26 May 2020

Review: Doctor Who: Serve You by Al Ewing, Rob Williams, Simon Fraser, Boo Cook, and Warren Pleece

Comic PDF eBook, n.pag.
Published 2015 (contents: 2015)
Acquired September 2018
Read December 2019
Doctor Who: The Eleventh Doctor, Vol 2: Serve You

Writers: Al Ewing & Rob Williams
Artists: Simon Fraser, Boo Cook, and Warren Pleece
Colorist: Gary Caldwell
Letters: Richard Starkings and Jimmy Betancourt

This opens with a timey-wimey issue, which didn't entirely succeed for me in practice, but I liked the idea, because it played with time and the comics page in much the same way that Moffat played with time and television on screen. It captures the spirit of its era without feeling like it's trying to recreate it slavishly in another medium. The next two stories bring us back into the SERVEYOUinc story arc, as Alice deals with the apparent resurrection of her mother and the destructiveness of grief. It's good, character-based stuff, showing how much the character of Alice has come to life in half-a-dozen issues of this title. (I do wish ARC and Jones were taken more seriously, however.)
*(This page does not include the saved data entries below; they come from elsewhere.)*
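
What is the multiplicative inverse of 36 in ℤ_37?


Use the extended Euclidean algorithm to write 1 = 36·s + 37·t; then s mod 37 is the inverse.
Euclidean algorithm:
  36 = 0·37 + 36
  37 = 1·36 + 1
  36 = 36·1 + 0
gcd(36,37) = 1
Back-substitution gives: 36·(-1) + 37·(1) = 1
So 36⁻¹ ≡ -1 ≡ 36 (mod 37)
Check: 36 × 36 = 1296 ≡ 1 (mod 37) ✓

36⁻¹ ≡ 36 (mod 37)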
The last story here serves as a mini-climax to the SERVEYOUinc story arc (though I think there is more to come), with the Doctor momentarily taking over the company and being corrupted by power. I liked the idea, but didn't think the execution entirely rang true. Still, of the four Titan Doctor Who strands I've read so far (those featuring the ninth through twelfth Doctors), the eleventh Doctor one is clearly the most interesting and most successful. It's the only one I think is trying to do something other than ape its screen era.